Metastasis is a common issue that frequently occurs in the tumour treatment, with up to 17% renal cell carcinomas exhibiting distant metastases during diagnosis [21]. Therefore, surgery alone is currently not sufficient to treat kidney cancer. However, kidney cancer is also insensitive to radiotherapy and chemotherapy, which has prompted scientists to continue exploring new treatment strategies. Immunomodulators (IL-2 and IFN-alpha) have limited effectiveness in treating metastatic ccRCC [22]. Targeted drug therapy is effective in treating metastatic ccRCC, particularly in cases of pancreatic metastases, but less effective in metastases to other organs [23]. The in-depth investigations on the tumour immune microenvironment have led to the rapid development of tumour immunotherapy, which is now a research hotspot in tumour treatment. The discovery of the PD-1 and CTLA-4 signalling pathways gave rise to new advances in immunotherapy for ccRCC [24, 25]. However, due to its limitations, a significant number of patients have exhibited poor outcomes [25, 26]. Therefore, there is still a need to explore the tumour immune microenvironment and immune cell infiltration, to combat tumour escape and immune cell-mediated metastasis.

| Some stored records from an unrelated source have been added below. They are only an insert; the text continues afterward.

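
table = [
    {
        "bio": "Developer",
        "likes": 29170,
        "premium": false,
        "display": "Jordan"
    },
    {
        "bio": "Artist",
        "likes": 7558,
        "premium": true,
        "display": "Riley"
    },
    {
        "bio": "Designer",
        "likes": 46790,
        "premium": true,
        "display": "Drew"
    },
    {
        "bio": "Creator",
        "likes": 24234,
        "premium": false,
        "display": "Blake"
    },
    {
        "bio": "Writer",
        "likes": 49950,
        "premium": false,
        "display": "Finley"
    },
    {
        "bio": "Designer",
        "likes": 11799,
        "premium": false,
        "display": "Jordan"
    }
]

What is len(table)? 6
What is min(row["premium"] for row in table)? False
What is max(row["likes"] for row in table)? 49950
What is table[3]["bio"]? "Creator"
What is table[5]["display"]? "Jordan"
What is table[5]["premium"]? False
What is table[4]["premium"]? False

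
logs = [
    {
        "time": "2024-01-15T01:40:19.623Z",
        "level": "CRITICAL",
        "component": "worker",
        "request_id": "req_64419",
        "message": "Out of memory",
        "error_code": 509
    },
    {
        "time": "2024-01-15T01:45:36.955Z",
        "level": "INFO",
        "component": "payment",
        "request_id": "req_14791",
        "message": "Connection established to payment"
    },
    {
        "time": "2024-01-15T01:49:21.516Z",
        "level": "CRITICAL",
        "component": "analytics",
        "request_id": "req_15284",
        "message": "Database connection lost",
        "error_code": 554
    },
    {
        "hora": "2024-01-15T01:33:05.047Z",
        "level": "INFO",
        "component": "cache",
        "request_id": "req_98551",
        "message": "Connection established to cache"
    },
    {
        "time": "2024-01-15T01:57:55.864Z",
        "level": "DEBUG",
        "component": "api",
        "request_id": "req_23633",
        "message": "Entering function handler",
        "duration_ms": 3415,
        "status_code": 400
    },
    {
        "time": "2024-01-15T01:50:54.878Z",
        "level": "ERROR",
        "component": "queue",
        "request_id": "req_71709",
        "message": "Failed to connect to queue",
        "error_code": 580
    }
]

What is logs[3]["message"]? "Connection established to cache"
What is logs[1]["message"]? "Connection established to payment"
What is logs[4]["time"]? "2024-01-15T01:57:55.864Z"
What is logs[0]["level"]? "CRITICAL"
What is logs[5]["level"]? "ERROR"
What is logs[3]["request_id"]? "req_98551"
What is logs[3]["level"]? "INFO"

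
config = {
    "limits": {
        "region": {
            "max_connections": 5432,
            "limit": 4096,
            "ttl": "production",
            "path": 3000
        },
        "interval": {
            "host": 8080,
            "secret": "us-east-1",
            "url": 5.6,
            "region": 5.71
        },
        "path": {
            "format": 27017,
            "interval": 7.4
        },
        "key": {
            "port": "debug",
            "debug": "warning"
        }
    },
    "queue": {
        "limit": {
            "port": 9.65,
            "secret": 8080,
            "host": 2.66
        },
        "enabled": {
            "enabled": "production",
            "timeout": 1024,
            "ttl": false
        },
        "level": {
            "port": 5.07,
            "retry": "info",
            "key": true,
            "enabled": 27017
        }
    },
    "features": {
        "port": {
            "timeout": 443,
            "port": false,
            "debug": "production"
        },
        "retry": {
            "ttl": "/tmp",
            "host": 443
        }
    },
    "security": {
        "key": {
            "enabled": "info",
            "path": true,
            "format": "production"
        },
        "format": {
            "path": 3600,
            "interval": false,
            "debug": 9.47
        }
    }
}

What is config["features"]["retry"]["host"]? 443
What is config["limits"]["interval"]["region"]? 5.71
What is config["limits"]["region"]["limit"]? 4096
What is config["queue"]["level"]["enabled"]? 27017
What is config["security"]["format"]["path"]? 3600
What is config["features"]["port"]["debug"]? "production"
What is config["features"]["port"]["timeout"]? 443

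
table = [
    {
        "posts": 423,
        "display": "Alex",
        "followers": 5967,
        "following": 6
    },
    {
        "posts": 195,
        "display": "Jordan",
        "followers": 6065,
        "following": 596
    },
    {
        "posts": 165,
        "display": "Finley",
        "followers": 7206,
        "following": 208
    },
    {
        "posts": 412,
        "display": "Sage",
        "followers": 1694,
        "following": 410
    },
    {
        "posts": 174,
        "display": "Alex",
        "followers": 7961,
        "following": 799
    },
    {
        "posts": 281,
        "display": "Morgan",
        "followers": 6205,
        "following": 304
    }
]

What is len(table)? 6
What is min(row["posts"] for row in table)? 165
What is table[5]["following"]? 304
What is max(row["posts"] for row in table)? 423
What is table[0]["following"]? 6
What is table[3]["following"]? 410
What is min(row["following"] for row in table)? 6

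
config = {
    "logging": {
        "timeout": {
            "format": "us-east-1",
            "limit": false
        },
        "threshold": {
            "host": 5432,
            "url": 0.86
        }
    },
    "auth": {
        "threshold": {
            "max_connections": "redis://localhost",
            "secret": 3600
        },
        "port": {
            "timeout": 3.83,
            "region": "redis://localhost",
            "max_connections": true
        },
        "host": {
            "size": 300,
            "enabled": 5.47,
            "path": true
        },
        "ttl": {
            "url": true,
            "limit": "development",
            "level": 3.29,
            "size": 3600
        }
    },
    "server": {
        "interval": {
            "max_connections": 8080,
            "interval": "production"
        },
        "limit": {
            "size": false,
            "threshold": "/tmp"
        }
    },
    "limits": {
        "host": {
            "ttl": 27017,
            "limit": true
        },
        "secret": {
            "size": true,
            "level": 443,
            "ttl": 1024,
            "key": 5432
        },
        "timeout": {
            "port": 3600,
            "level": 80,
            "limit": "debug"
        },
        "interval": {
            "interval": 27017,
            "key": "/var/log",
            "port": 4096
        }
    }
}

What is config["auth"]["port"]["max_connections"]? True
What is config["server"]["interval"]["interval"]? "production"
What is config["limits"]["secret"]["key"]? 5432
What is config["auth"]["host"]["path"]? True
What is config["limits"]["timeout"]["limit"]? "debug"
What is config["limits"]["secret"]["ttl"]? 1024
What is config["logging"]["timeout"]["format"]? "us-east-1"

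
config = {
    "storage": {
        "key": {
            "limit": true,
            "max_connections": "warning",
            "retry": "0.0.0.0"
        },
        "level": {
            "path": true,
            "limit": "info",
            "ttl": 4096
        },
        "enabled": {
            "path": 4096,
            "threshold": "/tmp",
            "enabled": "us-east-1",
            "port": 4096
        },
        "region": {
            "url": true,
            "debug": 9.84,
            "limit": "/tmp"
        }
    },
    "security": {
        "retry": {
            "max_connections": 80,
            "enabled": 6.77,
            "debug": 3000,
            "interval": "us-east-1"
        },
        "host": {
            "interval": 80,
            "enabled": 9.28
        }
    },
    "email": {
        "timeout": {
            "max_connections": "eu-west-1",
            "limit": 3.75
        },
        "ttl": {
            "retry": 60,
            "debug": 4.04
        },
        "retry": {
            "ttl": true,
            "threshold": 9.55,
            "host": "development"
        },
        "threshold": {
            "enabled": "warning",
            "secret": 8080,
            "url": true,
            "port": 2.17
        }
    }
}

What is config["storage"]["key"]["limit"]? True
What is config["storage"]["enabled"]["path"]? 4096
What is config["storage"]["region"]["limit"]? "/tmp"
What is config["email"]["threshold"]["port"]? 2.17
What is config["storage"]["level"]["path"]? True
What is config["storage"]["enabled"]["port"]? 4096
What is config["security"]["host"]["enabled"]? 9.28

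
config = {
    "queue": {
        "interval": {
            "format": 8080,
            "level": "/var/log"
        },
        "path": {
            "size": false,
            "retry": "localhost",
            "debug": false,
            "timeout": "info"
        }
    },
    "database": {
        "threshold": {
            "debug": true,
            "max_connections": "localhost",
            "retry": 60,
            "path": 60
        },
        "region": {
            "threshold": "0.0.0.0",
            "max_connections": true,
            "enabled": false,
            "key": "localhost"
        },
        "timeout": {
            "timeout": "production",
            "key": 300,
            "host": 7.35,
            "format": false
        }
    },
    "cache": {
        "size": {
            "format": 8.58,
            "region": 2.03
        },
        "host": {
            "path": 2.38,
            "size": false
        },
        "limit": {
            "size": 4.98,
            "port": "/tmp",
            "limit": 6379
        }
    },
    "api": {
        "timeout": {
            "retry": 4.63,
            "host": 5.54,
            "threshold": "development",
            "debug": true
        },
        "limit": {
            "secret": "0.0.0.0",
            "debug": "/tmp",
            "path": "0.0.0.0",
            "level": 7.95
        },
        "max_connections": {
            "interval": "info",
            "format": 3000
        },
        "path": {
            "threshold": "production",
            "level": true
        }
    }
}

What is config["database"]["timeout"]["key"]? 300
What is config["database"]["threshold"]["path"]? 60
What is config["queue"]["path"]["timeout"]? "info"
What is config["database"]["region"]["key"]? "localhost"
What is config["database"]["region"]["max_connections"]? True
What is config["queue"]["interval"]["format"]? 8080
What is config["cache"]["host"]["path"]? 2.38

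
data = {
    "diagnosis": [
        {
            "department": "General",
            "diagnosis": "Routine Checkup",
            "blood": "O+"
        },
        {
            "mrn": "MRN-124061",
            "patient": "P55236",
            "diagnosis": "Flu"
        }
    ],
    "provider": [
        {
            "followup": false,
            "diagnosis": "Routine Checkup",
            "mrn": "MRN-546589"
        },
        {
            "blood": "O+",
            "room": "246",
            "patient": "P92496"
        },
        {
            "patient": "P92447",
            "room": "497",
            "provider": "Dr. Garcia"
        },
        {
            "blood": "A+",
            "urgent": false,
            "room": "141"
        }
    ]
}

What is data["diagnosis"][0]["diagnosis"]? "Routine Checkup"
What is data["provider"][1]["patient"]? "P92496"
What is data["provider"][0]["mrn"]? "MRN-546589"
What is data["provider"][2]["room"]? "497"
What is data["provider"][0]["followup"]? False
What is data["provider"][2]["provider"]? "Dr. Garcia"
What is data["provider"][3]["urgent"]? False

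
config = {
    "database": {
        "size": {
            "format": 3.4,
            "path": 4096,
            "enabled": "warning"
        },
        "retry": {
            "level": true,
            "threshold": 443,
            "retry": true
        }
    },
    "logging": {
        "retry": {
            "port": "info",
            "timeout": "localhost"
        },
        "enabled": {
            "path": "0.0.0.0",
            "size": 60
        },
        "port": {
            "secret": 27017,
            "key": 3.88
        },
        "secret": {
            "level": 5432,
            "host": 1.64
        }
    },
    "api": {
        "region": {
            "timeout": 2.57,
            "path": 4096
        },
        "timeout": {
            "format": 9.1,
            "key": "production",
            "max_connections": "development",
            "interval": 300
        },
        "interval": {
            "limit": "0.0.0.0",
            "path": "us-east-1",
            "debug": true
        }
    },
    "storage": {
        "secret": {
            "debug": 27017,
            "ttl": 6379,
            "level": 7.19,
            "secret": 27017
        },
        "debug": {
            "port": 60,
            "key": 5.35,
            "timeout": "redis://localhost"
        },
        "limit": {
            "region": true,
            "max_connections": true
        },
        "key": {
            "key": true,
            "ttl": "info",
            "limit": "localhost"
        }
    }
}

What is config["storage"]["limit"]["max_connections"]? True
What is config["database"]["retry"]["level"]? True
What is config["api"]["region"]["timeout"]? 2.57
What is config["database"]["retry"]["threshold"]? 443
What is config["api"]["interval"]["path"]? "us-east-1"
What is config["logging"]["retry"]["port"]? "info"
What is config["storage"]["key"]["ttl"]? "info"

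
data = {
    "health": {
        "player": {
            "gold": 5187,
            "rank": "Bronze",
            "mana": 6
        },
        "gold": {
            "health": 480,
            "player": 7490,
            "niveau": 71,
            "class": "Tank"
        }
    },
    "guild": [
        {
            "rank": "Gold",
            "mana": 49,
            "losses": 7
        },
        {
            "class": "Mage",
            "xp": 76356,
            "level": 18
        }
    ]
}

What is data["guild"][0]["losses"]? 7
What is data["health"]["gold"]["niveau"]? 71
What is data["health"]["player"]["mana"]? 6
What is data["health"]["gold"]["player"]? 7490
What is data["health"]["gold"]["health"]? 480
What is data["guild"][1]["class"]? "Mage"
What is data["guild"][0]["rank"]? "Gold"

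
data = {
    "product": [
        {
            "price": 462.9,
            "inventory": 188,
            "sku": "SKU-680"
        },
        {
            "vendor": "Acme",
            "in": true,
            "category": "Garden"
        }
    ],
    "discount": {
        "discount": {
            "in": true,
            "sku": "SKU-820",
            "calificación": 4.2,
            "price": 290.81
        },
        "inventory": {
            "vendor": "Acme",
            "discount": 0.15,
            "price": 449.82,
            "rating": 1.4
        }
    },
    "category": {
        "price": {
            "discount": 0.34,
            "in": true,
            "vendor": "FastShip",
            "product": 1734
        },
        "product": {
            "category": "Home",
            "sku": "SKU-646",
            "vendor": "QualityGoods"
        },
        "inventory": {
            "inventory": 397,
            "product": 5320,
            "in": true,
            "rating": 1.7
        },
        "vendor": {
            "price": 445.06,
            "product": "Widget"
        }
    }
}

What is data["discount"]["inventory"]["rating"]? 1.4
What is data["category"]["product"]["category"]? "Home"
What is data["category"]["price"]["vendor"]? "FastShip"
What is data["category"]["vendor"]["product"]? "Widget"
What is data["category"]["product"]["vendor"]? "QualityGoods"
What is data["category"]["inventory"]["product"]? 5320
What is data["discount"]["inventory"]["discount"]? 0.15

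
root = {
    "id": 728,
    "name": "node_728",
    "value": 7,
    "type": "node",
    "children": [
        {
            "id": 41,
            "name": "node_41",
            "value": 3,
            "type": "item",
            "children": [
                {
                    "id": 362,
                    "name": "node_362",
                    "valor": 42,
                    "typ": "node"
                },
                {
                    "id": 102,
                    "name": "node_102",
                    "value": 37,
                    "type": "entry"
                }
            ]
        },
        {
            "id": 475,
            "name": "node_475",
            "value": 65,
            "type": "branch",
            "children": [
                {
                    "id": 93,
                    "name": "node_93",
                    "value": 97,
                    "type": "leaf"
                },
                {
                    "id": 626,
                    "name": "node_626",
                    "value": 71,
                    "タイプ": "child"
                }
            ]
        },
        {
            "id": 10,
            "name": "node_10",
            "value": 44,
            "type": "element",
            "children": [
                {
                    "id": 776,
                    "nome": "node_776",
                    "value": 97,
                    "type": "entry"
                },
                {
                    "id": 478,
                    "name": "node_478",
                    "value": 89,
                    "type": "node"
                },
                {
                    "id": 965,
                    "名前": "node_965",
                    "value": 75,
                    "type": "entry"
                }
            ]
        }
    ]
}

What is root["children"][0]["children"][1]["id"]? 102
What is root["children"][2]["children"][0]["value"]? 97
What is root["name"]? "node_728"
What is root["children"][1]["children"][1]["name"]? "node_626"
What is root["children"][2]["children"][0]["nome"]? "node_776"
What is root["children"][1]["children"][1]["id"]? 626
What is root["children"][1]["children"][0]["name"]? "node_93"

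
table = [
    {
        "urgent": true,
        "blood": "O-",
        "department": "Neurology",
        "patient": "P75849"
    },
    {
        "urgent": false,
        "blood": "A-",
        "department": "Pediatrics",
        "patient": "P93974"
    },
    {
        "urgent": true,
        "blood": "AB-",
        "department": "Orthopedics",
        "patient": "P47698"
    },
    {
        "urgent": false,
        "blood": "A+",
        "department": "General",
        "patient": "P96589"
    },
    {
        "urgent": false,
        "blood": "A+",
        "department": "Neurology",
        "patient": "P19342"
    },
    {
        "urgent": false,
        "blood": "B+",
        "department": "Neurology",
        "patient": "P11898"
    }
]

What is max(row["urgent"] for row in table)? True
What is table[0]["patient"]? "P75849"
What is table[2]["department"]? "Orthopedics"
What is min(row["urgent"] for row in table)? False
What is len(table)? 6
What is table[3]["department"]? "General"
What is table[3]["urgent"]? False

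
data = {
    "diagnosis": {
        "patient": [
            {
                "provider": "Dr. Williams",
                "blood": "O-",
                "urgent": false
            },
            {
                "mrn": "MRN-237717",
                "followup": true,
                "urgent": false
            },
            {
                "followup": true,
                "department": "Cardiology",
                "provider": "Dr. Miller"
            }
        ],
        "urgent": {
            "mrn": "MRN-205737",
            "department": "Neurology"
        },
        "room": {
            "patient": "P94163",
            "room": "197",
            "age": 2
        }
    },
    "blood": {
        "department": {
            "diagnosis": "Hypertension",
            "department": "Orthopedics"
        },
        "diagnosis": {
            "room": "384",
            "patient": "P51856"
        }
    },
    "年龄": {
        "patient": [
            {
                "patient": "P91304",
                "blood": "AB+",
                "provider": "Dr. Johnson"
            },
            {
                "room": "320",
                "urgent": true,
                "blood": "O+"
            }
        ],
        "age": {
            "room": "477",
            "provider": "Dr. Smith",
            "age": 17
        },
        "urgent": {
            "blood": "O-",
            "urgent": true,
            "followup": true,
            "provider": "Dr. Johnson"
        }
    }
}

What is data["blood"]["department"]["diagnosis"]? "Hypertension"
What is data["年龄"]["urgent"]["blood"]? "O-"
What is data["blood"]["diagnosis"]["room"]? "384"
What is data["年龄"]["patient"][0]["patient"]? "P91304"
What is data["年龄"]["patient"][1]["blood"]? "O+"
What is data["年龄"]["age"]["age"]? 17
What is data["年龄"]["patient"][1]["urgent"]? True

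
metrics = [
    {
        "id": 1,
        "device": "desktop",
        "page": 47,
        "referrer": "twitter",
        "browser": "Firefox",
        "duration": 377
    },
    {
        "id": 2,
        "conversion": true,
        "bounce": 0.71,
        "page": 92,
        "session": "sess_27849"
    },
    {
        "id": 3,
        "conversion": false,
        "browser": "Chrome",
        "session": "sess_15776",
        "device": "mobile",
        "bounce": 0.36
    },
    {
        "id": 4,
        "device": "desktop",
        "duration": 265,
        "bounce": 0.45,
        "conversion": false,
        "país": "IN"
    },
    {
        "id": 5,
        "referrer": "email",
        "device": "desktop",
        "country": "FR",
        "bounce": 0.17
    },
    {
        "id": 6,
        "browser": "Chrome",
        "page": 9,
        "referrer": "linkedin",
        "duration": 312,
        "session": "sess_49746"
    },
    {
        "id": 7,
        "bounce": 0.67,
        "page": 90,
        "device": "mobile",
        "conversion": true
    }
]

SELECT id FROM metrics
[1, 2, 3, 4, 5, 6, 7]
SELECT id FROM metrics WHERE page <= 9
[6]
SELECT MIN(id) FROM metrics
1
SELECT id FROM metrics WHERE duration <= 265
[4]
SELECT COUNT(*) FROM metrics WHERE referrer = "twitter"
1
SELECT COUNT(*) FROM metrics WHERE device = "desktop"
3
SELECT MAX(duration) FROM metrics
377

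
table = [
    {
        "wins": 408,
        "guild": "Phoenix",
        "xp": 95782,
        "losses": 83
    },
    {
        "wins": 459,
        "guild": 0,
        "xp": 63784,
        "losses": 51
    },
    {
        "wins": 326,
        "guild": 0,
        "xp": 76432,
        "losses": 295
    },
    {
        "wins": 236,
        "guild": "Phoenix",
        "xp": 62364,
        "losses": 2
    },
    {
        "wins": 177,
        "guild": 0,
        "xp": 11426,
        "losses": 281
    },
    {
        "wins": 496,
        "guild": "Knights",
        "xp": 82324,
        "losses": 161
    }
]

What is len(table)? 6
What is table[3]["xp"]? 62364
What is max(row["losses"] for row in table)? 295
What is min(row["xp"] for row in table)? 11426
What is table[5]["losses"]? 161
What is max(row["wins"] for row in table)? 496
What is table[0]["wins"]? 408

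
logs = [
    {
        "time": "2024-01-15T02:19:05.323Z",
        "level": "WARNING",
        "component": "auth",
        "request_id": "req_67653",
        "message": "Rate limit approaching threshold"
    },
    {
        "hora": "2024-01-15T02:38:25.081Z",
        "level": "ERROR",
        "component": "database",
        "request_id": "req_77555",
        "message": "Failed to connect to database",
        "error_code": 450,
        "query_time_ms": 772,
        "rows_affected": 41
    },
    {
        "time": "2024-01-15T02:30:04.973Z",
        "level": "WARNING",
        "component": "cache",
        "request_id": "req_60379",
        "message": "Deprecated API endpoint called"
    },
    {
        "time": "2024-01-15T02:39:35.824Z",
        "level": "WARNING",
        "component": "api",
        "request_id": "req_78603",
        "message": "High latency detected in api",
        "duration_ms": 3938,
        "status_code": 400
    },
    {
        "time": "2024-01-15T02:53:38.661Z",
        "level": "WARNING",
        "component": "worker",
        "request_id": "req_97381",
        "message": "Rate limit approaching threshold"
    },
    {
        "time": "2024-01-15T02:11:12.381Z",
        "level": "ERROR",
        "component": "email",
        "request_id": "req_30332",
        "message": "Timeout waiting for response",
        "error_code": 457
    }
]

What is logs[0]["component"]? "auth"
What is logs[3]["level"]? "WARNING"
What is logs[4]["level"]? "WARNING"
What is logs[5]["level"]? "ERROR"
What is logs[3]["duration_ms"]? 3938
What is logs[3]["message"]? "High latency detected in api"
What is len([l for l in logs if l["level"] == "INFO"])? 0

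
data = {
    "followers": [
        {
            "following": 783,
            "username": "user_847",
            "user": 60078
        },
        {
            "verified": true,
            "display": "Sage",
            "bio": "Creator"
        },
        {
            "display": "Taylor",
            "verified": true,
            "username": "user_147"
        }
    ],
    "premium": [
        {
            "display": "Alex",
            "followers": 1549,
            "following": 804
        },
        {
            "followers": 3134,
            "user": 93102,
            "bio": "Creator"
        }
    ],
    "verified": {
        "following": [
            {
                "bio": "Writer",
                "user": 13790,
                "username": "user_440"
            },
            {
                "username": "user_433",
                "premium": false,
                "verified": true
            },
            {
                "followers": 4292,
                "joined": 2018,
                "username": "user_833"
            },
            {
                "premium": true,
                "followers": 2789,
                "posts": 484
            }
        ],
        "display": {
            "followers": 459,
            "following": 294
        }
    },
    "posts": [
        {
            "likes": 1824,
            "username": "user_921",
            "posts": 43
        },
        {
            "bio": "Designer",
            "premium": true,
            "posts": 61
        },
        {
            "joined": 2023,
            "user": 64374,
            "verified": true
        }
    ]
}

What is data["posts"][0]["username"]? "user_921"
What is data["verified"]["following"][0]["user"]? 13790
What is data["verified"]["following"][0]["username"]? "user_440"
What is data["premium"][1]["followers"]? 3134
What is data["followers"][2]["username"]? "user_147"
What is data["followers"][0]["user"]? 60078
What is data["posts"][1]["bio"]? "Designer"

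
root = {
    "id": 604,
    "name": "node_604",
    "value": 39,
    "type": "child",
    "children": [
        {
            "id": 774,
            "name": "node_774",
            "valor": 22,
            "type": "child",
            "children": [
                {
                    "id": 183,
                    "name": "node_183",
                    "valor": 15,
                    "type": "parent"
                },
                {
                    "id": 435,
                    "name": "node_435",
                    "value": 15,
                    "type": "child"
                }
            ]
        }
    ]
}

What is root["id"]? 604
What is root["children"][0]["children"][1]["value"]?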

NK cells have long been considered to have tumour suppressive effects (including in ccRCC) [10, 27, 28], but research on their heterogeneity has been scarce. A high infiltration of NK cells largely infiltrates kidney cancer tissues [11], which do not effectively eliminate kidney cancer cells, suggesting that NK cells may be heterogeneous and even play a role in promoting tumour immune escape and metastasis. Cancer cells can directly reprogram NK cells to promote metastatic colonisation [28]. Traditionally, NK cells are classified into two subpopulations, CD56dim and CD56bright, based on differences in the density of CD56 expression on NK cells. CD56dim primarily exerts cytotoxic effects, expressing the moderate affinity IL-2 receptor (IL-2R), which has a potent killing activity, whereas CD56bright produces several cytokines and primarily exerts immunomodulatory effects. Evidently, this classification does not explain the high NK cell infiltration in kidney cancer. This is mainly due to the limitations of flow cytometry, which can only detect a limited number of possible markers. scRNA-seq measures thousands of markers in a single cell. Thus, in this study, NK cells were reclassified based on the similarities/differences in their genetic characteristics (Figure 2(a)) into three subpopulations: NK(GZMH), NK(EGR1), and NK(CAPG). Compared to that in the normal kidney cells, the NK(EGR1) and NK(CAPG) subpopulations were abnormally elevated in ccRCC and could mediate ccRCC metastasis, such as Hodgkin's lymphoma, T-cell leukaemia, and Ki-1+ anaplastic large cell lymphoma development in kidney cancer (Figures 4(c) and 4(d)). Thus, the NK cell subpopulations NK(EGR1) and NK(CAPG) are promising as therapeutic targets for metastasis in ccRCC. However, further investigation is needed to elucidate the exact mechanisms involved, and relevant genetically modified animal models are needed to evaluate the status of metastasis in ccRCC.

5. Conclusions

The scRNA-seq technique is a powerful tool to discover the heterogeneity of NK cells in cancerous biopsies. In this study, we identified 3 subpopulations of NK cells in surgically isolated ccRCC biopsies, based on their genetic profiles. Furthermore, 2 of them should be taken as therapeutic targets for metastasis. This discovery shed lights in improving immunotherapy against ccRCC.